The little mouth curl, the smile of defense, slipped back as she broke away from his steady gaze, standing abruptly. Her big breasts swelled the bosom of her dress, which she tugged selfconsciously. "That's gallant of you, Captain. I know I'm not, but I always wanted to be. Hope springs eternal. That, too, is Mr. Pope. Now, whatever else I am, I'm tired. I will thank you again for saving the quinine and ask you to excuse me. Good night."
He rose. "Good night." When she was out of sight, he said to Ambrose, "Damnedest female I ever met."
Ambrose laid the melodeon aside and grinned. "Don't get smitten, Charlie. Colonel wants you to tend to business."
"Don't be an idiot," he said, hoping he sounded convincing.
Charles slept well and woke at dawn, filled with an unusual eagerness to be up and doing.

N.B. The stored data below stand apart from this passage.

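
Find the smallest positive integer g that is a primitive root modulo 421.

2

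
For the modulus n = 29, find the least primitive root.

2

φ(29) = 29 − 1 = 28 = 2^2 · 7.
Test candidates g = 2, 3, … against the prime factors q ∈ {2, 7} of φ(29): g is a generator iff g^(28/q) ≢ 1 for every such q.
g = 2: 2^14 ≡ 28; 2^4 ≡ 16 — none is 1, so 2 is a primitive root.
Hence the least primitive root of 29 is 2.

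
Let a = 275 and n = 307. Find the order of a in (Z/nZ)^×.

51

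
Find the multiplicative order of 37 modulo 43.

The order of 37 must divide φ(43) = 43 − 1 = 42 = 2 · 3 · 7.
Divisors of 42: 1, 2, 3, 6, 7, 14, 21, 42.
Test each divisor d:
37^1 ≡ 37 (mod 43)
37^2 ≡ 36 (mod 43)
37^3 ≡ 42 (mod 43)
37^6 ≡ 1 (mod 43) ✓
The smallest such exponent is 6, so the order of 37 is 6.

6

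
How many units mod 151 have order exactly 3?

φ(151) = 151 − 1 = 150 = 2 · 3 · 5^2.
(Z/151Z)^× is cyclic (|G| = 150); a cyclic group of order m has exactly φ(d) elements of each order d | m, and none otherwise.
3 | 150, and φ(3) = 3 − 1 = 2.

2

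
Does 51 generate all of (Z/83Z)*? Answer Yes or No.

No

φ(83) = 83 − 1 = 82 = 2 · 41.
An element g generates (Z/83Z)^× iff g^(82/q) ≢ 1 (mod 83) for each prime q ∈ {2, 41}.
51^41 ≡ 1 (mod 83)  [q = 2: ≡ 1 ✗]
51^2 ≡ 28 (mod 83)  [q = 41: ≢ 1 ✓]
51^41 ≡ 1 shows ord(51) | 41, strictly less than φ(83); not a primitive root.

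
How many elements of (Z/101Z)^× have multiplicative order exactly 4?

2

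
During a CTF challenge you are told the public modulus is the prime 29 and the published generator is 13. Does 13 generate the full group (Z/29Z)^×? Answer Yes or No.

φ(29) = 29 − 1 = 28 = 2^2 · 7.
13 is a primitive root mod 29 iff 13^(φ(29)/q) ≢ 1 for every prime q | φ(29), i.e. q ∈ {2, 7}.
13^14 ≡ 1 (mod 29)  [q = 2: ≡ 1 ✗]
13^4 ≡ 25 (mod 29)  [q = 7: ≢ 1 ✓]
Since 13^14 ≡ 1, the order of 13 divides 14 < 28, so 13 is not a primitive root.

No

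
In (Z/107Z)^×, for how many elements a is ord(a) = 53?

φ(107) = 107 − 1 = 106 = 2 · 53.
(Z/107Z)^× is cyclic (|G| = 106); a cyclic group of order m has exactly φ(d) elements of each order d | m, and none otherwise.
53 | 106, and φ(53) = 53 − 1 = 52.

52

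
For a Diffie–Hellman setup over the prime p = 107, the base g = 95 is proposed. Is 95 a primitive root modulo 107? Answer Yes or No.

Yes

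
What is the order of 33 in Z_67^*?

33

The order of 33 must divide φ(67) = 67 − 1 = 66 = 2 · 3 · 11.
Divisors of 66: 1, 2, 3, 6, 11, 22, 33, 66.
Check 33^d mod 67 for each divisor in increasing order:
33^1 ≡ 33 (mod 67)
33^2 ≡ 17 (mod 67)
33^3 ≡ 25 (mod 67)
33^6 ≡ 22 (mod 67)
33^11 ≡ 37 (mod 67)
33^22 ≡ 29 (mod 67)
33^33 ≡ 1 (mod 67) ✓
So ord_67(33) = 33.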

He left Ambrose snoring, stole outside and whistled "Dixie's Land" softly while he fed and watered Sport and the bay. He studied the upstairs windows of the farmhouse. Which was the spare room?

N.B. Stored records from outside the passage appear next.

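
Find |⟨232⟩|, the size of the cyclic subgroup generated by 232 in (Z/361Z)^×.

171

The order of 232 must divide φ(361) = φ(19^2) = 19·(19−1) = 342 = 2 · 3^2 · 19.
Divisors of 342: 1, 2, 3, 6, 9, 18, 19, 38, 57, 114, 171, 342.
Check 232^d mod 361 for each divisor in increasing order:
232^1 ≡ 232 (mod 361)
232^2 ≡ 35 (mod 361)
232^3 ≡ 178 (mod 361)
232^6 ≡ 277 (mod 361)
232^9 ≡ 210 (mod 361)
232^18 ≡ 58 (mod 361)
232^19 ≡ 99 (mod 361)
232^38 ≡ 54 (mod 361)
232^57 ≡ 292 (mod 361)
232^114 ≡ 68 (mod 361)
232^171 ≡ 1 (mod 361) ✓
Hence ord(232) = 171.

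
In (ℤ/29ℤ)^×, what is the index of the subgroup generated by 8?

1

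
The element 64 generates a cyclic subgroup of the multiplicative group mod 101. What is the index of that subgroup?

2

ord(64) | φ(101) = 101 − 1 = 100 = 2^2 · 5^2.
Divisors of 100: 1, 2, 4, 5, 10, 20, 25, 50, 100.
Evaluate successive powers at the divisors of 100:
64^1 ≡ 64 (mod 101)
64^2 ≡ 56 (mod 101)
64^4 ≡ 5 (mod 101)
64^5 ≡ 17 (mod 101)
64^10 ≡ 87 (mod 101)
64^20 ≡ 95 (mod 101)
64^25 ≡ 100 (mod 101)
64^50 ≡ 1 (mod 101) ✓
So ord_101(64) = 50, hence |⟨64⟩| = 50.
The index is φ(101) / ord(64) = 100 / 50 = 2.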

A red sun rose over the gentle hills and woodlands east of the road. Birds sang, and Charles stretched, exhilarated. He' hadn't felt so fit and good in months. He hoped the change would last a while. He didn't need to speculate about the cause.

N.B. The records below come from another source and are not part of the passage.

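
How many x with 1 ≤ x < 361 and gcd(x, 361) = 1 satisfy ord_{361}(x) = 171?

φ(361) = φ(19^2) = 19·(19−1) = 342 = 2 · 3^2 · 19.
(Z/361Z)^× is cyclic (|G| = 342); a cyclic group of order m has exactly φ(d) elements of each order d | m, and none otherwise.
171 = 3^2 · 19 divides 342, and φ(171) = 108.

108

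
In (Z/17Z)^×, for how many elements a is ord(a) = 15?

0

φ(17) = 17 − 1 = 16 = 2^4.
Since (Z/17Z)^× is cyclic of order 16, the number of elements of order d is φ(d) when d | 16 and 0 otherwise.
Here 16 is not a multiple of 15, so there are no elements of order 15.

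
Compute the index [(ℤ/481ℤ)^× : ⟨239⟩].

12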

Wood smoke, pale and pungent, rose from the kitchen chimney; breakfast working. He was starved. Going in, he remembered he must unpack his personal pistol from his camp trunk. With a battle surely coming soon, he must clean and oil it. He hadn't worn the weapon since he returned from Texas. It was an 1848 army Colt, six shots, .44 caliber, to which he had added several expensive options, including walnut grips, a detachable shoulder stock, and a cylinder engraved with a depiction of dragoons attacking Indians. With the revolver, his shotgun, and the regulation legion sword, he had everything he needed to whip Yankees — a task he was eager to undertake this morning.